Salvatore C. Adamo, New York, N.Y., for appellant.
David M. Hoovler, District Attorney, Middletown, N.Y. (Elizabeth L. Schulz of counsel), for respondent.
WILLIAM F. MASTRO, J.P., CHERYL E. CHAMBERS, JEFFREY A. COHEN, and BETSY BARROS, JJ.
Opinion Appeal by the defendant from a judgment of the County Court, Orange County (Berry, J.), rendered August 30, 2012, convicting her of attempted burglary in the second degree, upon her plea of guilty, and imposing sentence.
ORDERED that the judgment is affirmed.
Contrary to the People's contention, the defendant did not validly waive her right to appeal (see People v. Lopez, 6 N.Y.3d 248, 257, 811 N.Y.S.2d 623, 844 N.E.2d 1145 ; People v. Pressley, 116 A.D.3d 794, 983 N.Y.S.2d 322 ; People v. Keiser, 100 A.D.3d 927, 954 N.Y.S.2d 184 ).
Although the defendant's claims, that her plea of guilty was involuntary and that counsel's ineffectiveness affected the voluntariness of the plea, would survive even a valid waiver of the right to appeal (see People v. Seaberg, 74 N.Y.2d 1, 10, 543 N.Y.S.2d 968, 541 N.E.2d 1022 ; People v. Duah, 91 A.D.3d 884, 936 N.Y.S.2d 907 ; People v. McLean, 77 A.D.3d 684, 908 N.Y.S.2d 352 ), the defendant is, in any event, not entitled to relief on her substantive claims.

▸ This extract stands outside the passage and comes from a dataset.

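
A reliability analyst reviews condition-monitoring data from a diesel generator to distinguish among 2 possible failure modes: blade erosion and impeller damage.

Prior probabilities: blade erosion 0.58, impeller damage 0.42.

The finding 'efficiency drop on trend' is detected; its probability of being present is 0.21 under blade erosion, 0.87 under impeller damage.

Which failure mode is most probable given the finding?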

The defendant's contention that her plea of guilty was not knowing, voluntary, or intelligent because the County Court failed to advise her of the constitutional rights that she was waiving upon her plea is unpreserved for appellate review, since she did not move to vacate her plea or otherwise raise this issue in the County Court (see People v. Clarke, 93 N.Y.2d 904, 906, 690 N.Y.S.2d 501, 712 N.E.2d 668 ; People v. Lopez, 71 N.Y.2d 662, 665, 529 N.Y.S.2d 465, 525 N.E.2d 5 ; People v. Jackson, 114 A.D.3d 807, 979 N.Y.S.2d 704 ; People v. Hayes, 91 A.D.3d 792, 936 N.Y.S.2d 902 ). Contrary to the defendant's contention, there is nothing in the record that casts significant doubt upon the defendant's guilt or calls into question the voluntariness of the plea (see People v. Lopez, 71 N.Y.2d at 666, 529 N.Y.S.2d 465, 525 N.E.2d 5 ). In any event, the record of the plea proceeding reveals that the County Court expressly advised the defendant of the constitutional rights that she was forfeiting by pleading guilty (see People v. Tyrell, 22 N.Y.3d 359, 981 N.Y.S.2d 336 ). Furthermore, the postplea statements attributed to the defendant in the presentence investigation report did not call into question the voluntariness of the plea and did not obligate the court to conduct a sua sponte inquiry into any alleged coercion (see People v. Solis, 111 A.D.3d 654, 974 N.Y.S.2d 132 ; People v. Appling, 94 A.D.3d 1135, 1136, 942 N.Y.S.2d 617 ; People v. Kelly, 50 A.D.3d 921, 854 N.Y.S.2d 674 ).
The defendant's contention that she was deprived of the effective assistance of counsel as a consequence of her attorney's failure to make a motion to withdraw her plea based on her postplea statements appearing in the presentence investigation report is without merit. There can be no deprivation of effective assistance of counsel arising from counsel's failure to make a motion that had little or no chance of success (see People v. Ingram, 80 A.D.3d 713, 714, 914 N.Y.S.2d 316 ; People v. Terrell, 78 A.D.3d 865, 910 N.Y.S.2d 368 ; People v. Goddard, 72 A.D.3d 839, 840, 898 N.Y.S.2d 637 ). The defendant has failed to show that defense counsel's performance fell below an objective standard of reasonableness and that “there is a reasonable probability that, but for counsel's unprofessional errors, the result of the proceeding would have been different” (Strickland v. Washington, 466 U.S. 668, 694, 104 S.Ct. 2052, 80 L.Ed.2d 674 ). Furthermore, the record reveals that the defendant received an advantageous plea, and nothing in the record casts doubt on the effectiveness of counsel (see People v. Caban, 5 N.Y.3d 143, 152, 800 N.Y.S.2d 70, 833 N.E.2d 213 ; People v. Henry, 95 N.Y.2d 563, 566, 721 N.Y.S.2d 577, 744 N.E.2d 112 ; People v. Benevento, 91 N.Y.2d 708, 712, 674 N.Y.S.2d 629, 697 N.E.2d 584 ).
The sentence imposed was not excessive (see People v. Suitte, 90 A.D.2d 80, 455 N.Y.S.2d 675 ).